Este sencillo acto de cocción revela cómo las estructuras internas de los alimentos reaccionan de forma diferente al calor, dependiendo de su composición química y su función biológica.
La papa está compuesta principalmente por agua y almidón, un tipo de carbohidrato que actúa como reserva energética. Al sumergirse en agua caliente, sus células absorben parte del líquido y el almidón comienza a gelatinizar, un proceso en el que las moléculas se hinchan y se rompen. Este cambio permite que la papa se vuelva más blanda y fácil de masticar.

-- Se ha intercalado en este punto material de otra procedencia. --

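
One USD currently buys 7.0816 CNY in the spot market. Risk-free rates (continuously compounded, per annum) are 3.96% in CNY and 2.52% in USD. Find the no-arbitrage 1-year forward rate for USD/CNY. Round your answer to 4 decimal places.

7.1843

F = S·e^((r_CNY − r_USD)T) = 7.0816 · e^((0.0396 − 0.0252) × 12/12)
= 7.0816 · e^0.014400 = 7.0816 × 1.014504
F = 7.1843 CNY per USD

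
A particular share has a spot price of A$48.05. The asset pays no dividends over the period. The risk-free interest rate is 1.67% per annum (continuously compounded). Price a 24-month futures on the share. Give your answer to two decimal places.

F = S·e^(rT) = 48.05 · e^(0.0167 × 24/12)
= 48.05 · e^0.033400 = 48.05 × 1.033964
F = A$49.68

A$49.68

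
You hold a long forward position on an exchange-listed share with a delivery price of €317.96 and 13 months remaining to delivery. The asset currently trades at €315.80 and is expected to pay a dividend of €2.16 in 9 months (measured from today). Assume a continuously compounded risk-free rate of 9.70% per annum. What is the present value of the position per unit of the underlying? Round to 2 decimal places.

PV(remaining dividends) I = 2.16·e^(−0.0970·9/12) = 2.0084
Current forward F = (S − I)·e^(rT) = (315.80 − 2.0084)·e^(0.0970·13/12) = 313.7916 × 1.110803 = 348.5607
Value (long) = (F − K)·e^(−rT) = (348.5607 − 317.96) × 0.900249 = 27.5482
Value = €27.55

€27.55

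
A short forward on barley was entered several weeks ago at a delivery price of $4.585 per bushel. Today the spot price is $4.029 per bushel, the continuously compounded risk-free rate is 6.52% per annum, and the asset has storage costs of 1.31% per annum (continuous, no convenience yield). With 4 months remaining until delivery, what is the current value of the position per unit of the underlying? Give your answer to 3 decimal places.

$0.440 per bushel

Current fair forward for the remaining 4 months: F = S·e^((r + u)·T), (r + u) = 0.0652 + 0.0131 = 0.0783
F = 4.029 · e^(0.0783 × 4/12) = 4.029 × 1.026444 = 4.1355
Value of long forward = (F − K)·e^(−rT) = (4.1355 − 4.585) · e^(−0.0652·4/12)
= -0.4495 × 0.978501 = -0.440
Short position value = −(long value) = $0.440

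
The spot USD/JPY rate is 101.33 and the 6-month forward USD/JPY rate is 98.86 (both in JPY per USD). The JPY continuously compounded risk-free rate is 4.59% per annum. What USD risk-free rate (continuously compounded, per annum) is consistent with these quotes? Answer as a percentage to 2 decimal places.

9.53%

F = S·e^((r_JPY − r_USD)T) ⇒ r_USD = r_JPY − ln(F/S)/T
ln(98.86/101.33) = -0.024678; /(6/12) = -0.049356
r_USD = 0.0459 + 0.049356 = 0.095256
r_USD = 9.53%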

Además, el calor rompe las paredes celulares vegetales, lo que facilita que las papas se deshagan o se aplasten fácilmente con un tenedor. Cuanto más tiempo permanezcan en agua hirviendo, más suaves se vuelven, a medida que el almidón continúa descomponiéndose.
A diferencia de la papa, el huevo contiene proteínas, no almidón. Está formado por la clara (rica en albúmina) y la yema (que contiene grasas, proteínas y otros nutrientes). Cuando se somete al calor, las proteínas del huevo se desnaturalizan: es decir, cambian su forma original, se despliegan y luego se reorganizan formando nuevas conexiones entre ellas.

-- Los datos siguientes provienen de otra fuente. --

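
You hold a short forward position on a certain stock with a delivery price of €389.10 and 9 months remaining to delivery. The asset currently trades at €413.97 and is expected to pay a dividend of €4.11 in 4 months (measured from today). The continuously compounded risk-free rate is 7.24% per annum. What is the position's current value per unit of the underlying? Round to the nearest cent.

PV(remaining dividends) I = 4.11·e^(−0.0724·4/12) = 4.0120
Current forward F = (S − I)·e^(rT) = (413.97 − 4.0120)·e^(0.0724·9/12) = 409.9580 × 1.055801 = 432.8341
Value (long) = (F − K)·e^(−rT) = (432.8341 − 389.10) × 0.947148 = 41.4227
Short position value = −(long value) = -€41.42

-€41.42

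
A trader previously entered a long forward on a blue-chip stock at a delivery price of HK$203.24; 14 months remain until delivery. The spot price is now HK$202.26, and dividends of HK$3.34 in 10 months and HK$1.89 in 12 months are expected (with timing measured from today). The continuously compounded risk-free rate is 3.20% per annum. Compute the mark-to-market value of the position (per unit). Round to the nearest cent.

PV(remaining dividends) I = 3.34·e^(−0.0320·10/12) + 1.89·e^(−0.0320·12/12) = 5.0826
Current forward F = (S − I)·e^(rT) = (202.26 − 5.0826)·e^(0.0320·14/12) = 197.1774 × 1.038039 = 204.6778
Value (long) = (F − K)·e^(−rT) = (204.6778 − 203.24) × 0.963355 = 1.3851
Value = HK$1.39

HK$1.39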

Este proceso transforma la clara líquida en una sustancia blanca y sólida, y convierte la yema en una masa más densa y uniforme. Cuanto más se cocina el huevo, más firme se vuelve. En lugar de ablandarse como la papa, sus proteínas se entrelazan formando una red más compacta, lo que da como resultado una textura dura.
La clave está en su composición molecular. Mientras que la papa es un vegetal rico en almidón (carbohidrato), el huevo es un producto animal rico en proteínas. Cada uno responde al calor de manera distinta:
Por eso, aunque ambos se cocinen en la misma olla con agua a 100°C, sus estructuras reaccionan de forma opuesta.